Description
Among the important disk I/O metrics:
- svctm reflects the disk performance, which is usually lower than 20 ms.
- io_await reflects the I/O processing efficiency. If io_await is small, the I/O queue is not congested. When io_await approaches svctm, waiting in the I/O queue is almost not required. An io_await value slightly greater than svctm is acceptable.
- io_util is the percentage of CPU time during which I/O requests were issued to the device in the unit time, which indicates I/O busyness.

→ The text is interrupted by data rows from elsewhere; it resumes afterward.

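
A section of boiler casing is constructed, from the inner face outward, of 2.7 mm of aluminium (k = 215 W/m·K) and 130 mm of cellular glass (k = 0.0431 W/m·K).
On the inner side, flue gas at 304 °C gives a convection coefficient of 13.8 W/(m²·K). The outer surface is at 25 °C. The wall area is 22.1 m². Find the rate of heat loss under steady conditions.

Treating each layer as a thermal resistance in series:
R_inner film = 1/(h_i·A) = 1/(13.8×22.1) = 0.003279 K/W
R_aluminium = L/(kA) = 0.0027/(215×22.1) = 5.682×10^-7 K/W
R_cellular glass = L/(kA) = 0.13/(0.0431×22.1) = 0.1365 K/W
R_total = 0.1398 K/W
Q = ΔT / R_total = 279 / 0.1398

Q ≈ 2000 W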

This alert is triggered if io_awai is not smaller than 200 ms and io_util not smaller than 99% in 30 consecutive seconds.
Principle
| Parameter | Value |
|---|---|
| Metric | io_util, io_qusize, io_read_write_time |
| Source | These metrics are basic host monitoring metrics collected by node_exporter. The metrics are equivalent to metrics in the iostat -dx command output. To be specific, io_util is equivalent to util, io_qusize is equivalent to avgqu-sz, and io_read_write_time is equivalent to rkB/s and wkB/s. |
| Collected metric | io_util, node_disk_io_time_weighted_seconds_total, node_disk_read_time_seconds_total, node_disk_write_time_seconds_total |
| Metric expression | |
| Collection cycle | 1 second |
Alert rule
| Metric expression | Metric description | Default threshold | Detection cycle | Elimination cycle |
|---|---|---|---|---|
| io_await >= 200 and io_util >= 99 | 10 seconds | 5 minutes |
Alert information
| Trigger method | Alert level | Scope |
|---|---|---|
| Based on the expression of the metric | Critical | Server |
Alert templates
- Overview
- Template: ${alarm_target} ${alarm_name}
- Example: ob_cluster=obcluster-1631964370:svr_ip=xxx.xxx.xxx.xxx:device=dm-0 os_tsar_sda_ioawait
- Alert details
- Template: Cluster: ${ob_cluster_name}, host: ${svr_ip}, alert: ${alarm_name}, OceanBase Database disk: ${ob_device}, device ${device}, io await ${io_await_value_zh_cn} exceeds ${io_await_alarm_threshold} ms, io util ${io_util_value_zh_cn} exceeds ${io_util_alarm_threshold} %.
- Example: Cluster: obcluster, host: xxx.xxx.xxx.xxx, alert: os_tsar_sda_ioawait, OceanBase Database disk: ob_log, device dm-0, io await 300 ms exceeds 200 ms, io util 99.1% exceeds 99%.
Impact on the system
If io_util is greater than 99%, the I/O device runs at full load. If io_await is greater than 200 ms, the processing efficiency of the disk is low or a large number of I/O requests are initiated. This may affect the progress of major and minor compactions.
In OceanBase Database, disks are classified into the data disk (/data/1), log disk (/data/log1), and installation disk (/home). This alert takes effect for the data and log disks. When an I/O exception occurs on the data disk or log disk, the services of the OBServer are affected.
Possible causes
- The disk performance is poor.
- The CPU has poor performance and cannot process a large number of I/O requests.
- A large number of concurrent I/O requests are initiated.
Suggested solutions
- Check whether the problem is caused by poor disk or CPU performance. If yes, you can upgrade the hardware resources to resolve the problem.
- Check whether the request traffic is as expected and identify the cause of the I/O exception.
# View the I/O statistics. iostat -dx # View the processes with high I/O. iotop # View the files written by the processes and check whether the write volume is as expected. lsof -p <pid>